The second problem with the adaptation is its very nature. The first two books originated as dialogue-driven radio plays, a format which — though it limited the original story to what could be presented in that fashion — adapted itself fairly readily to the novel form. In writing the third book, however, Adams had no such restrictions — he was able to open up the scope of the story, using his singular wit for narration as much as for character conversation. In adapting it back to radio play format, however, such a scope necessitates an awkward amount of description rather than dialogue, a substantial departure from the earlier Phases.
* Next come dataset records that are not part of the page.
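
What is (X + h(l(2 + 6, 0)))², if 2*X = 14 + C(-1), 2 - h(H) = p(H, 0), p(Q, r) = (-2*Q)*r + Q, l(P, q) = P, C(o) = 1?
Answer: 9/4 ≈ 2.2500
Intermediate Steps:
p(Q, r) = Q - 2*Q*r (p(Q, r) = -2*Q*r + Q = Q - 2*Q*r)
h(H) = 2 - H (h(H) = 2 - H*(1 - 2*0) = 2 - H*(1 + 0) = 2 - H)
X = 15/2 (X = (14 + 1)/2 = (½)*15 = 15/2 ≈ 7.5000)
(X + h(l(2 + 6, 0)))² = (15/2 + (2 - (2 + 6)))² = (15/2 + (2 - 1*8))² = (15/2 + (2 - 8))² = (15/2 - 6)² = (3/2)² = 9/4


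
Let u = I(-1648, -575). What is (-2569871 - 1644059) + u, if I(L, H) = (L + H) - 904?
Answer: -4217057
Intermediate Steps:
I(L, H) = -904 + H + L (I(L, H) = (H + L) - 904 = -904 + H + L)
u = -3127 (u = -904 - 575 - 1648 = -3127)
(-2569871 - 1644059) + u = (-2569871 - 1644059) - 3127 = -4213930 - 3127 = -4217057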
It’s not quite a mere audiobook reading, but it more closely approaches that form.

And the third problem is merely one of time. Not only had Adams passed away since the original, but so had Peter Jones (the very distinctive original voice of “The Book”), Richard Vernon (Slartibartfast) and David Tate (Eddie the shipboard computer). As all three characters appear in the later stories, they would have to be recast — a particular issue in the case of Jones, who was such an integral part of the original.

Still, even with those shortcomings, the result is eminently enjoyable. Almost all of the surviving cast returns — and they even manage to come up with a particularly creative way of explaining the Book’s voice change (William Franklyn takes over the role, but a substantial portion of Jones’s original recording is used in a “Guide upgrade” transition). Perhaps most astonishing, Adams himself gets to have his wish fulfilled — by incorporating audiobook recordings of Adams performing Agrajag, he does in fact get to play the role. And, of course, the story itself is as compelling as ever — different in tone from the prior stories (which were more episodic as opposed to plot-driven), but truly part of the same larger whole.

Also broadcast (and due to be released on CD soon) are The Quandary Phase (adapting So Long and Thanks for All the Fish) and The Quintessential Phase (adapting the final book in “the increasingly inaccurately named Hitchhiker’s Trilogy,” Mostly Harmless). From an overall story standpoint, these two tales deviated significantly from the established “formula” — So Long being more of an Earth-bound relationship tale, and Mostly Harmless being a fairly grim wrap-up. But I’ll still no doubt pick them up as soon as they’re available.

I may not be able to recommend you do the same just yet, but I think it’s likely a safe bet; despite all of their shortcomings, these are still probably better than most of the garbage out there.